Bloomberg reported this week that initial public offerings in the Middle East had enjoyed their best first-half ever this year, with total proceeds at $11.4 billion over the first five months of 2022. Petrochemical company Borouge, which is listed on the Abu Dhabi exchange, raised $2 billion.

It appears that while it may not be trendy in Western Europe or North America, the oil and gas industry is still quite attractive in the biggest producing region in the world.

“IPOs have held up very well in the GCC due to high interest from international and regional investors in recent offerings and in the upcoming [equity capital markets] pipeline,” Rudi Saadi, head of MENA equity capital markets at Citi, told Bloomberg.

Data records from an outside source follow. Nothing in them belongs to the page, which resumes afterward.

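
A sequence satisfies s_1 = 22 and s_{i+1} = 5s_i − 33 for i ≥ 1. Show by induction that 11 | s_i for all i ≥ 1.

Base case: s_1 = 22 = 11·2, so 11 | s_1.
Assume 11 | s_j, so s_j = 11t for some integer t.
Then s_{j+1} = 5s_j − 33 = 5·(11t) − 33 = 11(5t − 3), so 11 | s_{j+1}.
Hence 11 | s_i for every i ≥ 1, by induction.

11 | s_i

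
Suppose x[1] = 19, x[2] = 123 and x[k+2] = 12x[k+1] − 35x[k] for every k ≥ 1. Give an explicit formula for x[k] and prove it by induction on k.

Claim: x[k] = 5^k + 2·7^k.

Base cases: x[1] = 19 and 5^1 + 2·7^1 = 19; x[2] = 123 and 5^2 + 2·7^2 = 123.
Assume x[j] = 5^j + 2·7^j for all 1 ≤ j ≤ m, where m ≥ 2.
Then x[m+1] = 12x[m] − 35x[m−1] = 12·(5^m + 2·7^m) − 35·(5^{m−1} + 2·7^{m−1}) = (12·5 − 35)5^{m−1} + 2·(12·7 − 35)7^{m−1} = 25·5^{m−1} + 98·7^{m−1} = 5^{m+1} + 2·7^{m+1}.
This completes the inductive step, so x[k] = 5^k + 2·7^k for all k ≥ 1.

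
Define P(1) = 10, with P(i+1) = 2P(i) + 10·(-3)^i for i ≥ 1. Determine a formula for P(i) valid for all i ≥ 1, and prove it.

Claim: P(i) = 2·2^i − 2·(-3)^i.

Base case: P(1) = 10, and 2·2^1 − 2·(-3)^1 = 4 + 6 = 10.
Assume P(k) = 2·2^k − 2·(-3)^k for some k ≥ 1.
Then P(k+1) = 2P(k) + 10·(-3)^k = 2·(2·2^k − 2·(-3)^k) + 10·(-3)^k = 2·2^{k+1} − 4·(-3)^k + 10·(-3)^k = 2·2^{k+1} + 6·(-3)^k = 2·2^{k+1} − 2·(-3)^{k+1}.
By induction, P(i) = 2·2^i − 2·(-3)^i for all i ≥ 1.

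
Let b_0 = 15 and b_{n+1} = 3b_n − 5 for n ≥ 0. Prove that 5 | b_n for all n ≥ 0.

Base case: b_0 = 15 = 5·3, so 5 | b_0.
Assume 5 | b_r, so b_r = 5t for some integer t.
Then b_{r+1} = 3b_r − 5 = 3·(5t) − 5 = 5(3t − 1), so 5 | b_{r+1}.
So the property holds for r+1, and by induction 5 | b_n for all n ≥ 0.

5 | b_n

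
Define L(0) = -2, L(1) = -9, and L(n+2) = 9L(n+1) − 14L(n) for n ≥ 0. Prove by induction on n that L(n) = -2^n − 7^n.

Base cases: L(0) = -2 and -2^0 − 7^0 = -2; L(1) = -9 and -2^1 − 7^1 = -9.
Assume L(i) = -2^i − 7^i for all 0 ≤ i ≤ j, where j ≥ 1.
Then L(j+1) = 9L(j) − 14L(j−1) = 9·(-2^j − 7^j) − 14·(-2^{j−1} − 7^{j−1}) = -(9·2 − 14)2^{j−1} − (9·7 − 14)7^{j−1} = -4·2^{j−1} − 49·7^{j−1} = -2^{j+1} − 7^{j+1}.
By strong induction, L(n) = -2^n − 7^n for all n ≥ 0.

L(n) = -2^n − 7^n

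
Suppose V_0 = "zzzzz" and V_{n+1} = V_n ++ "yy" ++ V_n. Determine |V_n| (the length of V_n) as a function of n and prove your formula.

Claim: |V_n| = 7·2^n − 2.

Base case: |V_0| = 5, and 7·2^0 − 2 = 5.
Assume |V_r| = 7·2^r − 2.
Then |V_{r+1}| = |V_r| + 2 + |V_r| = 2|V_r| + 2 = 2(7·2^r − 2) + 2 = 7·2^{r+1} − 4 + 2 = 7·2^{r+1} − 2.
By induction, |V_n| = 7·2^n − 2 for all n ≥ 0.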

“We’ve seen continuous net foreign inflows across all GCC exchanges, even during the recent selloff, a sign that foreign investors are buying this market despite the global volatility,” Saadi added.

Meanwhile, in Europe and North America, inflation fears remain substantial, energy prices remain higher than any government would like them to be, and stock markets are not doing so well.

In the Gulf, Dubai’s biggest utility - Dubai Electricity and Water Authority - raised $6.1 billion when it went public earlier this year, becoming the largest company on the Dubai exchange. The IPO was well oversubscribed, too, with investors placing orders worth $86 billion in total.

Related: Citi: Oil Is Overvalued By $50 Per Barrel

The World Bank has estimated that the Gulf economies could expand by 5.2 percent this year, in large part thanks to higher oil prices. The war in Ukraine is also helping to boost the Gulf economies’ GDPs.

“As major hydrocarbon exporters, GCC countries may also benefit from changes in the energy markets brought about by the war in Ukraine,” the World Bank said in a recent report. “These countries may see strong fiscal and external surpluses, which could help spur consumer confidence and investments.”

The WB’s regional director for GCC noted that despite these positive developments for the Gulf economies, they need to commit to net zero and start reorienting their economies towards a less hydrocarbon-dependent model. According to him, if they fail to do so, they stand to lose oil revenues over the coming decades.

It seems, however, that the oil kingdoms are already diversifying. According to a report by Strategy & Middle East, a consultancy, the Gulf economies are expanding in the digital economy space and, with the right policies in place, they could see their combined GDP grow by $255 billion by 2030, with Saudi Arabia alone contributing $19 billion, Arab News reported this week.

“As the regional economy transitions to being led by digital disruptors, the digital economy could increase its contribution to regional GDP potentially by $30 billion over the next five years, from $169 billion to $204 billion,” Tarek El Zein, partner at Strategy & Middle East told Arab News.

The last two oil market downturns seem to have taught the Gulf states an important lesson in diversification. However, they also seem determined to do as much as they with their oil and gas reserves while there is still quite strong demand for them. And the demand is there, although OPEC just cut its oil demand estimate for this year by 200,000 bpd to 3.4 million bpd. Because even if demand weakens, supply will remain tight, and will likely keep prices above $100 for quite a while.